Micione arriva dalla piazza con Egione. Stanno recandosi da Sostrata. Micione vuole presentarle le scuse della famiglia e offrire il suo aiuto. Dice a Egione: “meum officio  facio, quod peccatum a nobis ortumst corrĭgo” (593). Ciascuno di noi può sbagliare, ma poi deve correggere lo sbaglio
Micione non vuole ringraziamenti  perché sta fecendo solo il proprio dovere - meum officium Egione lo conosce e non dubita dell’onestà dell’amico, tuttavia gli chiede di ripetere a Sostrata le parole che ha appena detto a lui.
Eamus fa Milione, andiamo!
Egione lo approva: bene facis (601) Così farai due cose buone aggiunge: “illae animum iam relevabis”  et tuo officio fueris functus” (602-603).
 La parola officium, dovere, è presente nei discorsi di entrambi.
 
Una parola che dovrebbe tornare in auge o per lo meno nell’uso mentre ora si nominano solo i diritti. Ma per rispettare i diritti degli altri bisogna compiere i doveri propri. Ciascuno quelli che la vita gli assegna. Doveri verso se stesso e verso il prossimo. I primi a dare un esempio di dedizione al dovere dovrebbero essere gli educatori.
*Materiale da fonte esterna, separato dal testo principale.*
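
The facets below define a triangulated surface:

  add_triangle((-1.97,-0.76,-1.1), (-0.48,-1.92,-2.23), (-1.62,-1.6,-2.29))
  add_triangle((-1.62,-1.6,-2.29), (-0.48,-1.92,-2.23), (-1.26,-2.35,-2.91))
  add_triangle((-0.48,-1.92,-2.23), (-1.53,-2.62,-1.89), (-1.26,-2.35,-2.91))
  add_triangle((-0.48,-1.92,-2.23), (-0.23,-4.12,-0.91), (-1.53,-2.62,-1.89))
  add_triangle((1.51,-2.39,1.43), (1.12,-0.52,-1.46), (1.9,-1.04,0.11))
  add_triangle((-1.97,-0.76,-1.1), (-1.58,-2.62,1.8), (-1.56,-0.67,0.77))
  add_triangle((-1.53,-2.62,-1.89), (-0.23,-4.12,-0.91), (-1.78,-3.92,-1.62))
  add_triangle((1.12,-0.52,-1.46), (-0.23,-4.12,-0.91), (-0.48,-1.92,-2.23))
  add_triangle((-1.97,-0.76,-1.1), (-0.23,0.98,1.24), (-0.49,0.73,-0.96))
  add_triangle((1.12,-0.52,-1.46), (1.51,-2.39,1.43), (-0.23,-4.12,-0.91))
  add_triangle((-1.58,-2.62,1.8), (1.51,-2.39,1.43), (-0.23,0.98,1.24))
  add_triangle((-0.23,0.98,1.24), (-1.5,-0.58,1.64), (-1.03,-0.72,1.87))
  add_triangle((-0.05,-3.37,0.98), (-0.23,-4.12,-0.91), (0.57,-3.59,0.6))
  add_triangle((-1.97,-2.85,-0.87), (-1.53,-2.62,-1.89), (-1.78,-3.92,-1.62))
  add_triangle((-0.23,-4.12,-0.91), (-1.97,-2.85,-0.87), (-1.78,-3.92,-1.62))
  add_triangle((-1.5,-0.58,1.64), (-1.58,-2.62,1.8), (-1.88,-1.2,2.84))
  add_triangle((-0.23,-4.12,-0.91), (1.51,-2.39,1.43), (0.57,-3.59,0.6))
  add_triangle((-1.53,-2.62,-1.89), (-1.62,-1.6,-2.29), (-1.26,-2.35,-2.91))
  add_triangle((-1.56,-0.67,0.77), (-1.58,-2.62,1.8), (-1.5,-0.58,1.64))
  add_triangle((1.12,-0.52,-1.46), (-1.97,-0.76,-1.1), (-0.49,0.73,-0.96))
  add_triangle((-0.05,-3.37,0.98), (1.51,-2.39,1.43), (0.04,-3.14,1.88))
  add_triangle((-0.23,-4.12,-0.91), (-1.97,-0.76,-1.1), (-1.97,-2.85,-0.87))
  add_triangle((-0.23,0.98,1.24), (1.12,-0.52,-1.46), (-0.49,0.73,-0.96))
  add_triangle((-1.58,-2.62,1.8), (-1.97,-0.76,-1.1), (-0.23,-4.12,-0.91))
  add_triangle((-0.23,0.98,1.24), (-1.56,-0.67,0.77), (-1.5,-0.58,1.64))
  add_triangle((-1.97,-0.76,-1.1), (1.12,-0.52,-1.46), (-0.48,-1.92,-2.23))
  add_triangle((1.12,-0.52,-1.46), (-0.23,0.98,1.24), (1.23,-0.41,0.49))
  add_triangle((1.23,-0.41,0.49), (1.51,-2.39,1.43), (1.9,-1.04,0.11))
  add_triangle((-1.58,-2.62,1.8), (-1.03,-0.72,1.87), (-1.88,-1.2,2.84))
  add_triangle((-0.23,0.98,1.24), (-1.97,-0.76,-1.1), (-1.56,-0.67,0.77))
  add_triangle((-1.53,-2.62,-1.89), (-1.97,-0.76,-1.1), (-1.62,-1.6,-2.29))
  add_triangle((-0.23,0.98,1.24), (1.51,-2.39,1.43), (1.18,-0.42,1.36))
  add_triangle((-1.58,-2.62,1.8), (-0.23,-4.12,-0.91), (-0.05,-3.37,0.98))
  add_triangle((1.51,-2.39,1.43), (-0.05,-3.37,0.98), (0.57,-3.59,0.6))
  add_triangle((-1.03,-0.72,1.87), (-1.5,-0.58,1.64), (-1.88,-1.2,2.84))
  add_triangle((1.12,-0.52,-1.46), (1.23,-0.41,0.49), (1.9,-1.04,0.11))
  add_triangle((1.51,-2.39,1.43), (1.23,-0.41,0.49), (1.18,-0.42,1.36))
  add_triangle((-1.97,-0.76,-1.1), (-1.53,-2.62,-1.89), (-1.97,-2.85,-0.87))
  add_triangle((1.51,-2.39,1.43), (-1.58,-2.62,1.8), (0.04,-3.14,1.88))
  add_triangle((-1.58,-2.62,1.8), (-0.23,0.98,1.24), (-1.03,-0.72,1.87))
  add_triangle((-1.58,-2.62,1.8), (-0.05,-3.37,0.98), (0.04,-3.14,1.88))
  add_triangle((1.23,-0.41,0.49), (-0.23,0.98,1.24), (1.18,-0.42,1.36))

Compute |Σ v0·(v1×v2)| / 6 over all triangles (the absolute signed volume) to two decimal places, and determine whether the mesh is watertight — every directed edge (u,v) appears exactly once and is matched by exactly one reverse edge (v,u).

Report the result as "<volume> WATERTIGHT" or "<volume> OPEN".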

Seneca nell’Epistola 20 propone il dovere della coerenza e della costanza:
“Facere docet philosophia, non dicere . Maximum hoc est et officium sapientiae et indicium, ut verbis opera concordent, ut ipse ubīque par sibi idemque sit. Est difficile, nec hoc dico , sapientem uno semper iturum gradu, sed unā viā (2)”
La via (oJdov") è il metodo che dobbiamo avere per non cascare nel caos.
 
Milione sta appunto andando a fare il proprio dovere coerentemente con il proprio carattere e le sue scelte di vita: Immo ego .
Egione  ripete il bene facis (604), quindi enuncia con realismo un fatto che accade spesso e si è ripetuto fino a oggi: “omnes, quibus res sunt minus secundae, magis sunt nescio quomodo-suspiciosi: ad contumeliam omnia accipiunt magis;-propter suam impotentiam se semper credunt claudier (605-607), tutti quelli cui le cose vanno male, sono non so come, sospettosi: prendono tutto piuttosto come un’offesa; a causa della loro debolezza credono sempre di venire esclusi.
 
Cito di nuovo Pavese cui sono grato siccome mi aiutò a riuscire gradito a una donna, Elena, che mi piaceva assai: “Il brutto delle disgrazie è che avvezzano a intepretare come disgrazie anche le cose indifferenti” (Il mestiere di vivere, 24 gennaio 1938). In effetti dai successi si acquista fiducia in se stesso, dagli insuccessi si accumula disistima di sé. Non si devono mai tentare imprese per le quali non abbiamo le doti né i mezzi.
 
Insomma i due vecchi si trovano d’accordo sul fatto che Sostrata vada confortata.